With regard to specific requirements, Subpart W requires covered facilities to report carbon dioxide (CO2) and methane (CH4) from equipment leaks and venting, and CO2, CH4 and nitrous oxide (N2O)
emissions from gas flares and combustion sources. Calculation
methodologies generally include the use of engineering estimates,
emissions modeling software and emissions factors, though direct
measurement is still required for certain emissions sources when other
methods are not feasible. Consistent with previously finalized GHG
reporting rules for other industry sectors, reporters meeting specific
criteria may use best available monitoring methods for certain emissions
sources for a limited period during the 2011 reporting year, rather
than the methodologies specified in the final rule. Approved “best
available” methods include monitoring methods currently in use by the
facility that do not meet Subpart W’s specifications, supplier data,
engineering calculations or other company records.  

EPA has
estimated that implementation of Subpart W by the industry will cost an
average of $16,000 per facility in the first year and $7,000 per
facility annually thereafter. Various members of the industry, however,
have rejected EPA’s cost estimate as drastically understating—according
to some analyses, by at least two orders of magnitude—the financial
burden that compliance with the rule will place on individual oil and
gas companies, and particularly smaller businesses. The result,
according to industry organizations, is a significantly disparate impact
on the oil and gas industry vis-à-vis other industry sectors subject to
reporting obligations under other sections of EPA’s mandatory GHG
reporting program.

EPA’s issuance of Subpart W so late in 2010
has left very little time for facilities subject to the rule to make
their initial applicability determinations and undertake whatever
preparatory steps are necessary before it becomes effective. Covered
sources are required to begin data collection on January 1, 2011, with
the first annual report to be submitted on March 31, 2012, for calendar
year 2011 emissions. Companies potentially affected by the final rule
are encouraged to take quick action to make a formal determination
regarding Subpart W’s applicability before the rule’s requirements take
effect. EPA plans to develop voluntary screening tools for the industry
to assist potential reporters in determining the applicability of
Subpart W, which the agency anticipates will be based on easily
determined inputs such as major equipment or operational counts.
Generally, these applicability tools would only serve as a guide to
identify those facilities that are clearly well below or well above the
reporting threshold, while those facilities that are close to the
threshold and will need to collect further information to confirm
whether they fall within the scope of Subpart W.

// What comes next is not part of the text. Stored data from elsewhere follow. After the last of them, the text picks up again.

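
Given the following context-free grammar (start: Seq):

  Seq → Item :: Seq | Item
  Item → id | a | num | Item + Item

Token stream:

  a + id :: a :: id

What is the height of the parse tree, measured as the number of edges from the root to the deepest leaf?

4

[Seq [Item [Item a] + [Item id]] :: [Seq [Item a] :: [Seq [Item id]]]]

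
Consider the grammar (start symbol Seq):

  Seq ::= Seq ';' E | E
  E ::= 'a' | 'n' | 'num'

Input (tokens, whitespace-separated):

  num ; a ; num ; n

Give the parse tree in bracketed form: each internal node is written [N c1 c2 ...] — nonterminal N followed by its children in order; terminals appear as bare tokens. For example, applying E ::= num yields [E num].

[Seq [Seq [Seq [Seq [E num]] ; [E a]] ; [E num]] ; [E n]]

Seq
Seq ; E
Seq ; E ; E
Seq ; E ; E ; E
E ; E ; E ; E
num ; E ; E ; E
num ; a ; E ; E
num ; a ; num ; E
num ; a ; num ; n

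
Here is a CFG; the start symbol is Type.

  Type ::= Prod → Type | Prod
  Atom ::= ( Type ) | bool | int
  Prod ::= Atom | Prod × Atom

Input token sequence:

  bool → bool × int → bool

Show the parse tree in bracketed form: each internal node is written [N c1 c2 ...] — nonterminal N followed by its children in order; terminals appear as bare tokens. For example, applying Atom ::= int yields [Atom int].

[Type [Prod [Atom bool]] → [Type [Prod [Prod [Atom bool]] × [Atom int]] → [Type [Prod [Atom bool]]]]]

Type
Prod → Type
Atom → Type
bool → Type
bool → Prod → Type
bool → Prod × Atom → Type
bool → Atom × Atom → Type
bool → bool × Atom → Type
bool → bool × int → Type
bool → bool × int → Prod
bool → bool × int → Atom
bool → bool × int → bool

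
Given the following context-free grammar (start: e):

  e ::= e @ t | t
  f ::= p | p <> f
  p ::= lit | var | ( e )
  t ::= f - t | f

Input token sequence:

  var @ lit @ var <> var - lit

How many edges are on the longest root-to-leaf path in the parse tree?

6

[e [e [e [t [f [p var]]]] @ [t [f [p lit]]]] @ [t [f [p var] <> [f [p var]]] - [t [f [p lit]]]]]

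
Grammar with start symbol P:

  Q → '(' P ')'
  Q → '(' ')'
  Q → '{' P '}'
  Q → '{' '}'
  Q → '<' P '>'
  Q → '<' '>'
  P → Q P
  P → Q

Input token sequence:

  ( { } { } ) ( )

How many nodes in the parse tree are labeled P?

[P [Q ( [P [Q { }] [P [Q { }]]] )] [P [Q ( )]]]

4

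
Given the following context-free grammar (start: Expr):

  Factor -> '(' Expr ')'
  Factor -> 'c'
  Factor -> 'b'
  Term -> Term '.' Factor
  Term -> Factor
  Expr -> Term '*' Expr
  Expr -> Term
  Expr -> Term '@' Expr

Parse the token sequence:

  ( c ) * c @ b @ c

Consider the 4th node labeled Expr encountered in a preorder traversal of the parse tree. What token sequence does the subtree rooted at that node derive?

[Expr [Term [Factor ( [Expr [Term [Factor c]]] )]] * [Expr [Term [Factor c]] @ [Expr [Term [Factor b]] @ [Expr [Term [Factor c]]]]]]

b @ c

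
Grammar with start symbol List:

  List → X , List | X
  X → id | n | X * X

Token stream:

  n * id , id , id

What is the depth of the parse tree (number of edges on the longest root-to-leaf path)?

[List [X [X n] * [X id]] , [List [X id] , [List [X id]]]]

4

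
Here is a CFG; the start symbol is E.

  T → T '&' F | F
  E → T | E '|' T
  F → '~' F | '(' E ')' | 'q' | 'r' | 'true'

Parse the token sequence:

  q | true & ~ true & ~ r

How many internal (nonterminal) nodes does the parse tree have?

[E [E [T [F q]]] | [T [T [T [F true]] & [F ~ [F true]]] & [F ~ [F r]]]]

12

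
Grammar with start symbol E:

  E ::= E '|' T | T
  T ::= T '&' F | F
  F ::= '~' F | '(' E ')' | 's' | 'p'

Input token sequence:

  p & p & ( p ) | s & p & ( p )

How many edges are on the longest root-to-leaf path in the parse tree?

7

[E [E [T [T [T [F p]] & [F p]] & [F ( [E [T [F p]]] )]]] | [T [T [T [F s]] & [F p]] & [F ( [E [T [F p]]] )]]]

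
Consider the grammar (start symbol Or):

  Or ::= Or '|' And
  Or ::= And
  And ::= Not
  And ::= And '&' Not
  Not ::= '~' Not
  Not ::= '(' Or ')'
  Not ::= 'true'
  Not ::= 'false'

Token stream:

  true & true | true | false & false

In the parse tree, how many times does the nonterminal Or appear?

[Or [Or [Or [And [And [Not true]] & [Not true]]] | [And [Not true]]] | [And [And [Not false]] & [Not false]]]

3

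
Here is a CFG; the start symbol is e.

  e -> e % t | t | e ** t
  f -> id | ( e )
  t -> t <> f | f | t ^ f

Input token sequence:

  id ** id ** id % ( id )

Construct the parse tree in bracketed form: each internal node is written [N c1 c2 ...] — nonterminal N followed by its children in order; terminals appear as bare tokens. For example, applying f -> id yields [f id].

e
e % t
e ** t % t
e ** t ** t % t
t ** t ** t % t
f ** t ** t % t
id ** t ** t % t
id ** f ** t % t
id ** id ** t % t
id ** id ** f % t
id ** id ** id % t
id ** id ** id % f
id ** id ** id % ( e )
id ** id ** id % ( t )
id ** id ** id % ( f )
id ** id ** id % ( id )

[e [e [e [e [t [f id]]] ** [t [f id]]] ** [t [f id]]] % [t [f ( [e [t [f id]]] )]]]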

Additional information regarding Subpart W is available at EPA’s website. We will be happy to assist in interpreting the requirements of this important new rule.



by M. Katherine Crockett



For more information on this topic, please contact:
M. Katherine Crockett
304.340.3832

[email protected] This e-mail address is being protected from spambots. You need JavaScript enabled to view it


 


Footnotes:


1In an important clarification actively sought by
industry, EPA has emphasized that this definition of “facility” for
onshore production facilities is limited to Subpart W and does not
impact other EPA air regulations. Nevertheless, this definition may set a
troubling precedent regarding the legitimacy and viability of
aggregating emissions from multiple wells in future air-related
regulatory efforts.



2In EPA’s analysis of average emissions associated with
individual well pads, emissions ranged from 370 metric tpy CO2e (so that
approximately 68 wells equals 25,000 metric tpy CO2e) to approximately
4927 metric tpy CO2e (so that approximately five wells equals 25,000
metric tpy CO2e). EPA,
Greenhouse Gas Emissions Reporting from the Petroleum and Natural Gas
Industry: Background Technical Support Document, p. 31
. Some very low-producing wells may have annual emissions that fall below EPA’s low-end estimate.